- Directed by: Abderrahmane Sissako
- Written by: Abderrahmane Sissako
- Produced by: Christian Baute, Pierre Hanau, Dominique Andreani
- Cinematography: Jacques Besse
- Edited by: Claudio Martinez
- Production companies: Agence de la Coopération Culturelle et Technique; Instituto Angolano de Cinema; Ministère de la Coopération; Morgane Films; Radio Télévision Belge Francophone (RTBF); Televisao Publica de Angola; Zweites Deutsches Fernsehen (ZDF);
- Distributed by: California Newsreel
- Release date: 25 January 1997; (Netherlands)
- Running time: 76 minutes
- Countries: Angola Mauritania France Germany Belgium
- Language: French

= Rostov-Luanda =

1997 Mauritanian documentary film

Rostov-Luanda is a 1997 Mauritanian documentary film directed by Abderrahmane Sissako and co-produced by Christian Baute, Pierre Hanau, and Dominique Andreani.

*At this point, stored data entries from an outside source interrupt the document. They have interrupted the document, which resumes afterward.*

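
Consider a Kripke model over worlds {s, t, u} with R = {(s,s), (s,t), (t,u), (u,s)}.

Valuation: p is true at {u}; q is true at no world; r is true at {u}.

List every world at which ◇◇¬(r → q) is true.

{s}

s: successors {s, t}; ◇¬(r → q) there: s:F, t:T. ✓
t: successors {u}; ◇¬(r → q) there: u:F. ✗
u: successors {s}; ◇¬(r → q) there: s:F. ✗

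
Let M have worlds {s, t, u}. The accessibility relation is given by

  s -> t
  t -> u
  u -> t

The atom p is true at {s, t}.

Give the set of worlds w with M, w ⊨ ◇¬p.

{t}

s: successors {t}; ¬p there: t:F. ✗
t: successors {u}; ¬p there: u:T. ✓
u: successors {t}; ¬p there: t:F. ✗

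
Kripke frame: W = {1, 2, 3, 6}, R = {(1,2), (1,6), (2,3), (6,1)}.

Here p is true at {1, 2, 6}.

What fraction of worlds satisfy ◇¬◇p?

1: successors {2, 6}; ¬◇p there: 2:T, 6:F. ✓
2: successors {3}; ¬◇p there: 3:T. ✓
3: no successors, so ◇¬◇p fails. ✗
6: successors {1}; ¬◇p there: 1:F. ✗
That's 2 of 4 worlds, so 2/4 = 1/2.

1/2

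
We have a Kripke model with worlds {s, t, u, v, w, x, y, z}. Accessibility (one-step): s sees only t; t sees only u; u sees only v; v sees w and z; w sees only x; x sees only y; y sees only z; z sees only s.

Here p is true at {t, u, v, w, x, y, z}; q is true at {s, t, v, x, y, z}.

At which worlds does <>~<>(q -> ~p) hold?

s: successors {t}; ~<>(q -> ~p) there: t:F. ✗
t: successors {u}; ~<>(q -> ~p) there: u:T. ✓
u: successors {v}; ~<>(q -> ~p) there: v:F. ✗
v: successors {w, z}; ~<>(q -> ~p) there: w:T, z:F. ✓
w: successors {x}; ~<>(q -> ~p) there: x:T. ✓
x: successors {y}; ~<>(q -> ~p) there: y:T. ✓
y: successors {z}; ~<>(q -> ~p) there: z:F. ✗
z: successors {s}; ~<>(q -> ~p) there: s:T. ✓

{t, v, w, x, z}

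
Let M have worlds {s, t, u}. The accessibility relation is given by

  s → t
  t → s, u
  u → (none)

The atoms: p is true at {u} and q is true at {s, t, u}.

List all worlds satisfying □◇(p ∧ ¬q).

s: successors {t}; ◇(p ∧ ¬q) there: t:F. ✗
t: successors {s, u}; ◇(p ∧ ¬q) there: s:F, u:F. ✗
u: no successors, so □◇(p ∧ ¬q) holds vacuously. ✓

{u}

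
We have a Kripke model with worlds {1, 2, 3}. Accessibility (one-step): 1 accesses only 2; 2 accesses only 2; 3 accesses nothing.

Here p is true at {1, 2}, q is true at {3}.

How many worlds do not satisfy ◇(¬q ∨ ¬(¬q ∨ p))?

1

1: successors {2}; ¬q ∨ ¬(¬q ∨ p) there: 2:T. ✓
2: successors {2}; ¬q ∨ ¬(¬q ∨ p) there: 2:T. ✓
3: no successors, so ◇(¬q ∨ ¬(¬q ∨ p)) fails. ✗
Satisfying worlds: {1, 2}.
So ◇(¬q ∨ ¬(¬q ∨ p)) fails at the other 1 world.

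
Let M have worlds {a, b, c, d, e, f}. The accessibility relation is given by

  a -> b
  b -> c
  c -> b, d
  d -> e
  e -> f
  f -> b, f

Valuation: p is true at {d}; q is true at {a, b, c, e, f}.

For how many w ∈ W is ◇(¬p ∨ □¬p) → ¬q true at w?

a: ◇(¬p ∨ □¬p) is T, ¬q is F. ✗
b: ◇(¬p ∨ □¬p) is T, ¬q is F. ✗
c: ◇(¬p ∨ □¬p) is T, ¬q is F. ✗
d: ◇(¬p ∨ □¬p) is T, ¬q is T. ✓
e: ◇(¬p ∨ □¬p) is T, ¬q is F. ✗
f: ◇(¬p ∨ □¬p) is T, ¬q is F. ✗
Satisfying worlds: {d}.

1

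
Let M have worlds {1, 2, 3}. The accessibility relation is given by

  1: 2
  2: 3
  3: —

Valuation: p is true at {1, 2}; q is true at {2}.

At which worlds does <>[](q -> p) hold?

1: successors {2}; [](q -> p) there: 2:T. ✓
2: successors {3}; [](q -> p) there: 3:T. ✓
3: no successors, so <>[](q -> p) fails. ✗

{1, 2}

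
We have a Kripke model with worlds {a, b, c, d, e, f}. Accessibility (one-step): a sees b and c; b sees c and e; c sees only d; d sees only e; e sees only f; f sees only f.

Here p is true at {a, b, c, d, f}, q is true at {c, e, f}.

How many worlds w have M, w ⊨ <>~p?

a: successors {b, c}; ~p there: b:F, c:F. ✗
b: successors {c, e}; ~p there: c:F, e:T. ✓
c: successors {d}; ~p there: d:F. ✗
d: successors {e}; ~p there: e:T. ✓
e: successors {f}; ~p there: f:F. ✗
f: successors {f}; ~p there: f:F. ✗
Satisfying worlds: {b, d}.

2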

The documentary deals with long standing friendship between the director Sissako who met Baribanga, an Angolan student, during a train ride from Moscow to Rostov when both were moving to study film in Moscow. Many years later, Sissako made his journey across war-torn Angola to find his friend.

The film had its premier on 25 January 1997 in the Netherlands. The film received positive reviews from critics and screened at many film festivals. In 2018, at the Namur International Festival of French-Speaking Film, it received a Special Mention at the TV5 Best Documentary Award.